Estão com mortes anunciadas para seus negócios.

Jofre tem 19 empregados. São 19 carteiras assinadas e serão 17 desempregados a mais caso o negócio de Jofre afunde. Antes que o pior aconteça, Jofre tentará renegociar seus créditos que, por sorte, estão num único banco, embora provenientes de linhas repassadas de diversos programas oficiais que embalaram a esperança de uma economia a pleno vapor no período dilmista.

Os bancos têm ótimas assessorias de previsão econômica: anteviram a crise e retraíram seus créditos. Desde então, a retração corresponde a uma queda percentual do PIB de cerca de 5 pontos, ou seja, o crédito às empresas de qualquer tamanho ou negócio recuou de cerca de 25% do PIB para apenas 20%. Em reais, foi um recuo gigantesco, de cerca de R$ 350 bilhões em cinco anos.

Nesse meio tempo, o juro básico, aquele que o próprio governo paga para rolar suas dívidas, despencou para um nível nunca antes experimentado. Era para ter beneficiado Jofre e as MPMEs lá na ponta final da irrigação creditícia.
Só que não aconteceu. O novo governo, do alto de sua crença liberal, achava que os bancos privados iriam suprir o corte da principal linha de crédito de giro do BNDES, o conhecido BNDES Giro. Ao eliminar essa linha por completo, o novo governo detonou as chances de uma rápida retomada da economia.

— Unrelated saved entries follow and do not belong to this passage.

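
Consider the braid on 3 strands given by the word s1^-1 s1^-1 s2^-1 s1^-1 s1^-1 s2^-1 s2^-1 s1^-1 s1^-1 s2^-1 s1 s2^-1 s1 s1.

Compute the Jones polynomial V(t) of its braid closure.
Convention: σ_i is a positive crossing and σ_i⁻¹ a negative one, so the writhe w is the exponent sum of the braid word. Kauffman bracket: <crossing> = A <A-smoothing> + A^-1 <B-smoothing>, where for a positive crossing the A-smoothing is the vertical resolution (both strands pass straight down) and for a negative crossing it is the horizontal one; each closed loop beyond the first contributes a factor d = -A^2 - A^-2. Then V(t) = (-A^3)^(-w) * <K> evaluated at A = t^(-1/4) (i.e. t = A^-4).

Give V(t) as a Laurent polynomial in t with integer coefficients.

The presented braid s1^-1 s1^-1 s2^-1 s1^-1 s1^-1 s2^-1 s2^-1 s1^-1 s1^-1 s2^-1 s1 s2^-1 s1 s1 on 3 strands reduces by inverse Markov moves (closure unchanged at each step):
  Deconjugate: the word is γ·β·γ⁻¹ with γ = s1^-1 s1^-1 (prefix) and γ⁻¹ = s1 s1 (suffix); strip both.
Reduced to β = s2^-1 s1^-1 s1^-1 s2^-1 s2^-1 s1^-1 s1^-1 s2^-1 s1 s2^-1 on 3 strands, 10 crossings.
Compute on β:
Braid: s2^-1 s1^-1 s1^-1 s2^-1 s2^-1 s1^-1 s1^-1 s2^-1 s1 s2^-1 on 3 strands, 10 crossings.
Writhe w = (#positive) - (#negative) = 1 - 9 = -8.
State-sum expansion of <K>. There are 2^10 = 1024 states.
Smooth each crossing (0=||, 1=⌣⌢); contribution A^(Σ sign_k(1-2s_k)) * d^(L-1).
Tabulate the states by total A-exponent and number of loops L (A-exp: L × count):
  A^10: L=6 ×1
  A^8: L=5 ×10
  A^6: L=4 ×41, L=6 ×4
  A^4: L=3 ×86, L=5 ×34
  A^2: L=2 ×92, L=4 ×114, L=6 ×4
  A^0: L=1 ×40, L=3 ×185, L=5 ×27
  A^-2: L=2 ×142, L=4 ×67, L=6 ×1
  A^-4: L=1 ×40, L=3 ×76, L=5 ×4
  A^-6: L=2 ×39, L=4 ×6
  A^-8: L=1 ×5, L=3 ×5
  A^-10: L=2 ×1
Each group contributes A^e * Σ count * d^(L-1):
Powers of d = -A^2 - A^-2: d^2 = A^4 + 2 + A^-4; d^3 = -A^6 - 3*A^2 - 3*A^-2 - A^-6; d^4 = A^8 + 4*A^4 + 6 + 4*A^-4 + A^-8; d^5 = -A^10 - 5*A^6 - 10*A^2 - 10*A^-2 - 5*A^-6 - A^-10.
  A^10 * (d^5) = -A^20 - 5*A^16 - 10*A^12 - 10*A^8 - 5*A^4 - 1
  A^8 * (10*d^4) = 10*A^16 + 40*A^12 + 60*A^8 + 40*A^4 + 10
  A^6 * (41*d^3 + 4*d^5) = -4*A^16 - 61*A^12 - 163*A^8 - 163*A^4 - 61 - 4*A^-4
  A^4 * (86*d^2 + 34*d^4) = 34*A^12 + 222*A^8 + 376*A^4 + 222 + 34*A^-4
  A^2 * (92*d + 114*d^3 + 4*d^5) = -4*A^12 - 134*A^8 - 474*A^4 - 474 - 134*A^-4 - 4*A^-8
  A^0 * (40 + 185*d^2 + 27*d^4) = 27*A^8 + 293*A^4 + 572 + 293*A^-4 + 27*A^-8
  A^-2 * (142*d + 67*d^3 + d^5) = -A^8 - 72*A^4 - 353 - 353*A^-4 - 72*A^-8 - A^-12
  A^-4 * (40 + 76*d^2 + 4*d^4) = 4*A^4 + 92 + 216*A^-4 + 92*A^-8 + 4*A^-12
  A^-6 * (39*d + 6*d^3) = -6 - 57*A^-4 - 57*A^-8 - 6*A^-12
  A^-8 * (5 + 5*d^2) = 5*A^-4 + 15*A^-8 + 5*A^-12
  A^-10 * (d) = -A^-8 - A^-12
Summing the groups: <K> = -A^20 + A^16 - A^12 + A^8 - A^4 + 1 + A^-12
Normalise by the writhe: (-A^3)^(-w) = (-A^3)^(8) = A^24, so f(A) = A^24 * <K> = -A^44 + A^40 - A^36 + A^32 - A^28 + A^24 + A^12.
Substitute A = t^(-1/4), i.e. A^e → t^(-e/4): V(t) = t^-3 + t^-6 - t^-7 + t^-8 - t^-9 + t^-10 - t^-11

Answer: t^-3 + t^-6 - t^-7 + t^-8 - t^-9 + t^-10 - t^-11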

Confiou numa substituição automática de créditos públicos por privados, sem perceber que o BNDES Giro já fazia exatamente isso: suprir o mercado por meio do sistema bancário comercial. O recuo do crédito é alarmante: em 12 meses até agosto, 1,2% do PIB, ou R$ 84 bilhões, desapareceu da disponibilidade das empresas, sendo que o setor público colaborou com um corte monstruoso de 1,6% do PIB para tal recuo, enquanto os bancos privados o ampliavam em apenas 0,4%.

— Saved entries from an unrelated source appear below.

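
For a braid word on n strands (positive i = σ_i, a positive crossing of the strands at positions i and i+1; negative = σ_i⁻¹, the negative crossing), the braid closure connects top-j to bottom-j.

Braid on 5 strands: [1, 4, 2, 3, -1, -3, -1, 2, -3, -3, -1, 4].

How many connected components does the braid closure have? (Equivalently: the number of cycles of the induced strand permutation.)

5

Derivation:
Track the strand permutation on 5 strands, starting from identity.
  step 1: s1 swaps positions 1,2 -> [2 1 3 4 5]
  step 2: s4 swaps positions 4,5 -> [2 1 3 5 4]
  step 3: s2 swaps positions 2,3 -> [2 3 1 5 4]
  step 4: s3 swaps positions 3,4 -> [2 3 5 1 4]
  step 5: s1^-1 swaps positions 1,2 -> [3 2 5 1 4]
  step 6: s3^-1 swaps positions 3,4 -> [3 2 1 5 4]
  step 7: s1^-1 swaps positions 1,2 -> [2 3 1 5 4]
  step 8: s2 swaps positions 2,3 -> [2 1 3 5 4]
  step 9: s3^-1 swaps positions 3,4 -> [2 1 5 3 4]
  step 10: s3^-1 swaps positions 3,4 -> [2 1 3 5 4]
  step 11: s1^-1 swaps positions 1,2 -> [1 2 3 5 4]
  step 12: s4 swaps positions 4,5 -> [1 2 3 4 5]
Final permutation (position -> original strand): [1 2 3 4 5]
Closure components = cycle count of this permutation = 5.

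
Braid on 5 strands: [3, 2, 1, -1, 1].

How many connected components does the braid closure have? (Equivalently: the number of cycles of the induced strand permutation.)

Track the strand permutation on 5 strands, starting from identity.
  step 1: s3 swaps positions 3,4 -> [1 2 4 3 5]
  step 2: s2 swaps positions 2,3 -> [1 4 2 3 5]
  step 3: s1 swaps positions 1,2 -> [4 1 2 3 5]
  step 4: s1^-1 swaps positions 1,2 -> [1 4 2 3 5]
  step 5: s1 swaps positions 1,2 -> [4 1 2 3 5]
Final permutation (position -> original strand): [4 1 2 3 5]
Closure components = cycle count of this permutation = 2.

Answer: 2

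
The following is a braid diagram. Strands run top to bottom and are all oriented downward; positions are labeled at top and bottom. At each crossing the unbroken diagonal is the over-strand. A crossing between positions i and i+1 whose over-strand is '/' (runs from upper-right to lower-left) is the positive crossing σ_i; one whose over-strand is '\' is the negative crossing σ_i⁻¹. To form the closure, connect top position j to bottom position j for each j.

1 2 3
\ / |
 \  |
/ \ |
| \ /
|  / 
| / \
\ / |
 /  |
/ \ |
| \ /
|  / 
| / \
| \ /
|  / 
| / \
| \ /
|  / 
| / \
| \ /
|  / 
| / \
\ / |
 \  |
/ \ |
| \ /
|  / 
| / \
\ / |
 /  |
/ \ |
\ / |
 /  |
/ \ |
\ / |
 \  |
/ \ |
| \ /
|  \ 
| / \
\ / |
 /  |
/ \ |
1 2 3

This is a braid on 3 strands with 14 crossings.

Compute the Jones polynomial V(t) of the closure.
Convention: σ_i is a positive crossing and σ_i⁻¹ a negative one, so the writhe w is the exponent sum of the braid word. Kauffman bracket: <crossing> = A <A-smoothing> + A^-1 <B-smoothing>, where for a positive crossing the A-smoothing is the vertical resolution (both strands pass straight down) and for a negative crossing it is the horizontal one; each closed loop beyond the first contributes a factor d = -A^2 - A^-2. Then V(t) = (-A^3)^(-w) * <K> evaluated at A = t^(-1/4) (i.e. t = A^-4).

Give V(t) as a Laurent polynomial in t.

-t^9 + t^8 - 2*t^7 + 3*t^6 - 2*t^5 + 2*t^4 - t^3 + t^2

Derivation:
Reading the diagram top to bottom ('/'-over between positions i,i+1 = s_i, '\'-over = s_i^-1): braid word = s1^-1 s2 s1 s2 s2 s2 s2 s1^-1 s2 s1 s1 s1^-1 s2^-1 s1.
The presented braid s1^-1 s2 s1 s2 s2 s2 s2 s1^-1 s2 s1 s1 s1^-1 s2^-1 s1 on 3 strands reduces by inverse Markov moves (closure unchanged at each step):
  Deconjugate: the word is γ·β·γ⁻¹ with γ = s1^-1 s2 (prefix) and γ⁻¹ = s2^-1 s1 (suffix); strip both.
  Deconjugate: the word is γ·β·γ⁻¹ with γ = s1 (prefix) and γ⁻¹ = s1^-1 (suffix); strip both.
Reduced to β = s2 s2 s2 s2 s1^-1 s2 s1 s1 on 3 strands, 8 crossings.
Compute on β:
Braid: s2 s2 s2 s2 s1^-1 s2 s1 s1 on 3 strands, 8 crossings.
Writhe w = (#positive) - (#negative) = 7 - 1 = 6.
State-sum expansion of <K>. There are 2^8 = 256 states.
Smooth each crossing (0=||, 1=⌣⌢); contribution A^(Σ sign_k(1-2s_k)) * d^(L-1).
Tabulate the states by total A-exponent and number of loops L (A-exp: L × count):
  A^8: L=2 ×1
  A^6: L=1 ×5, L=3 ×3
  A^4: L=2 ×27, L=4 ×1
  A^2: L=1 ×18, L=3 ×38
  A^0: L=2 ×41, L=4 ×29
  A^-2: L=3 ×44, L=5 ×12
  A^-4: L=4 ×26, L=6 ×2
  A^-6: L=5 ×8
  A^-8: L=6 ×1
Each group contributes A^e * Σ count * d^(L-1):
Powers of d = -A^2 - A^-2: d^2 = A^4 + 2 + A^-4; d^3 = -A^6 - 3*A^2 - 3*A^-2 - A^-6; d^4 = A^8 + 4*A^4 + 6 + 4*A^-4 + A^-8; d^5 = -A^10 - 5*A^6 - 10*A^2 - 10*A^-2 - 5*A^-6 - A^-10.
  A^8 * (d) = -A^10 - A^6
  A^6 * (5 + 3*d^2) = 3*A^10 + 11*A^6 + 3*A^2
  A^4 * (27*d + d^3) = -A^10 - 30*A^6 - 30*A^2 - A^-2
  A^2 * (18 + 38*d^2) = 38*A^6 + 94*A^2 + 38*A^-2
  A^0 * (41*d + 29*d^3) = -29*A^6 - 128*A^2 - 128*A^-2 - 29*A^-6
  A^-2 * (44*d^2 + 12*d^4) = 12*A^6 + 92*A^2 + 160*A^-2 + 92*A^-6 + 12*A^-10
  A^-4 * (26*d^3 + 2*d^5) = -2*A^6 - 36*A^2 - 98*A^-2 - 98*A^-6 - 36*A^-10 - 2*A^-14
  A^-6 * (8*d^4) = 8*A^2 + 32*A^-2 + 48*A^-6 + 32*A^-10 + 8*A^-14
  A^-8 * (d^5) = -A^2 - 5*A^-2 - 10*A^-6 - 10*A^-10 - 5*A^-14 - A^-18
Summing the groups: <K> = A^10 - A^6 + 2*A^2 - 2*A^-2 + 3*A^-6 - 2*A^-10 + A^-14 - A^-18
Normalise by the writhe: (-A^3)^(-w) = (-A^3)^(-6) = A^-18, so f(A) = A^-18 * <K> = A^-8 - A^-12 + 2*A^-16 - 2*A^-20 + 3*A^-24 - 2*A^-28 + A^-32 - A^-36.
Substitute A = t^(-1/4), i.e. A^e → t^(-e/4): V(t) = -t^9 + t^8 - 2*t^7 + 3*t^6 - 2*t^5 + 2*t^4 - t^3 + t^2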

A parcela preponderante desse corte geral de créditos aconteceu em cima dos pequenos negócios, por óbvio. Não há Jofre nem João que resista a um ritmo bizarro de eliminação de créditos da ordem de 7 bilhões de reais por mês!

Certas situações econômicas simplesmente não se resolvem com contemplação e espera. A equipe de governo precisa agir, e rápido, antes que a embolia de crédito vire uma multiplicação de óbitos empresariais e de empregos.

Os bancos públicos precisam continuar fazendo seu papel.
O setor bancário privado também precisa ser reformado para poder melhor cumprir a missão de expansão do crédito esperada pelos liberais do governo. Até que a reforma financeira reduza recolhimentos compulsórios dos bancos e aumente a competição em mercado pelas instituições financeiras – o que leva algum tempo – o crédito às empresas precisa ser destravado de algum modo.

A situação é tão grave que lembra a proposta do candidato Ciro Gomes (a proposta “Nome Limpo”), na última campanha presidencial, na época desdenhada pela maioria, entre risos de desconfiança.

As linhas de capital de giro precisam ser renegociadas num sistema mais amplo, como já feito algumas vezes no passado, mediante recompra de créditos aos bancos que não se disponham a participar do resgate da pequena empresa endividada, mas viável. Embolia pulmonar não espera por médicos hesitantes. E embolia creditícia também pode matar boas reputações de gestores públicos inertes.